A snapshot of the typical Funko customer also helps to demonstrate the broad appeal that this company has managed to attain. The Funko customer is split roughly evenly among men and women, with an average age of 36. Even more importantly, note as well that Funko’s customers are also roughly evenly split between collectors, personal enthusiasts of certain pop brands, and more casual “occasional buyers.”

Funko customer snapshot

Funko customer snapshot

Funko Q3 investor presentation

Here’s some helpful anecdotal commentary on the company’s go-to-market progress from CEO Andrew Perlmutter’s prepared remarks on the Q3 earnings call:

Recovering our specialty channel domestically and in Europe continues to provide a tremendous lift. While strong growth in the mass market channel, including third party e-commerce exceeded expectations. Because of our excellent third quarter results and exceptional demand, we continue to see, we are raising our net sales guidance for the year. Throughout the Funko portfolio, we’re developing products that resonate with our fans while continuing to expand our categories and fan base.
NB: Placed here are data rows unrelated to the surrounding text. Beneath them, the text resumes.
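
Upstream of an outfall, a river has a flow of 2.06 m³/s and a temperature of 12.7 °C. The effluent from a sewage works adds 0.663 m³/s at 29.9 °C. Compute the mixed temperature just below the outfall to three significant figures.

16.9 °C

Flow-weighted mixing: C = (Q_r C_r + Q_w C_w)/(Q_r + Q_w)
= (2.06×12.7 + 0.663×29.9)/(2.06 + 0.663) = 45.99/2.723 = 16.89 °C.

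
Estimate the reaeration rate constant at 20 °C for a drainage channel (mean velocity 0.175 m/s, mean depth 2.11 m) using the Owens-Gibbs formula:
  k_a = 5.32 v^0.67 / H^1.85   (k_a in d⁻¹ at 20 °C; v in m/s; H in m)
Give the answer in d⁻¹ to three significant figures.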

We’ve extended our flagship pop brand beyond figures in the entertainment and collectable aisle into soft lines and accessories. We’ve also broadened our figure lineup beyond the pop brand and into the toy aisle with top selling action figures like our new Turbo Man figure. We’re not only expanding our shelf space with these moves. We’re also continuing to broaden our fan base.

With regards to NFT sales, the company describes its recent drops as “massively oversubscribed” with tens of thousands of fans lining up in the digital queue, with each drop selling out within minutes.
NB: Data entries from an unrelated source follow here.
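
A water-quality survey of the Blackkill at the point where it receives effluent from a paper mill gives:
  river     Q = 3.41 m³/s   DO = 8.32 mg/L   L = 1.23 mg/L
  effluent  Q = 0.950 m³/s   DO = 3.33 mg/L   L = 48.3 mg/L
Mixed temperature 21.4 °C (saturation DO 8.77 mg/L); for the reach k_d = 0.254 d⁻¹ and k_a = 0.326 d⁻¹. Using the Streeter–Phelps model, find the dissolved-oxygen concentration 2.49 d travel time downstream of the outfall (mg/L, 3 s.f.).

Mixed DO = (3.41×8.32 + 0.950×3.33)/(3.41+0.950) = 31.53/4.360 = 7.233 mg/L.
Mixed L₀ = (3.41×1.23 + 0.950×48.3)/(4.360) = 50.08/4.360 = 11.49 mg/L.
Initial deficit D₀ = C_s − DO₀ = 8.77 − 7.233 = 1.537 mg/L.
D(2.49) = [0.254×11.49/(0.326−0.254)](e^(−0.254×2.49) − e^(−0.326×2.49)) + 1.537 e^(−0.326×2.49)
= 40.52 × (0.5313 − 0.4441) + 1.537 × 0.4441 = 4.216 mg/L.
DO = 8.77 − 4.216 = 4.554 mg/L.

DO ≈ 4.55 mg/L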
The major headwind in the quarter was freight costs, coupled with the same supply chain challenges as virtually all consumer products companies are facing at the moment. Funko shed 260bps of gross margin in the quarter to 36%, though slightly improved product gross margins were able to offset the higher freight costs.

Funko adjusted EBITDA

Funko adjusted EBITDA

Funko Q3 earnings release

And as shown in the table above, Funko still managed to grow adjusted EBITDA at an 11% y/y pace to $40.2 million in the quarter, though on a margin basis the 15.0% adjusted EBITDA margin this quarter represented a 390bps reduction from the prior year.

Key takeaways

Given Funko’s healthy growth rates amid a bottom-line that more than justifies its current share price, investors have a “safe” entry opportunity in Funko stock right now. Take advantage of the recent dip to buy a little-known small cap stock at a sizable discount.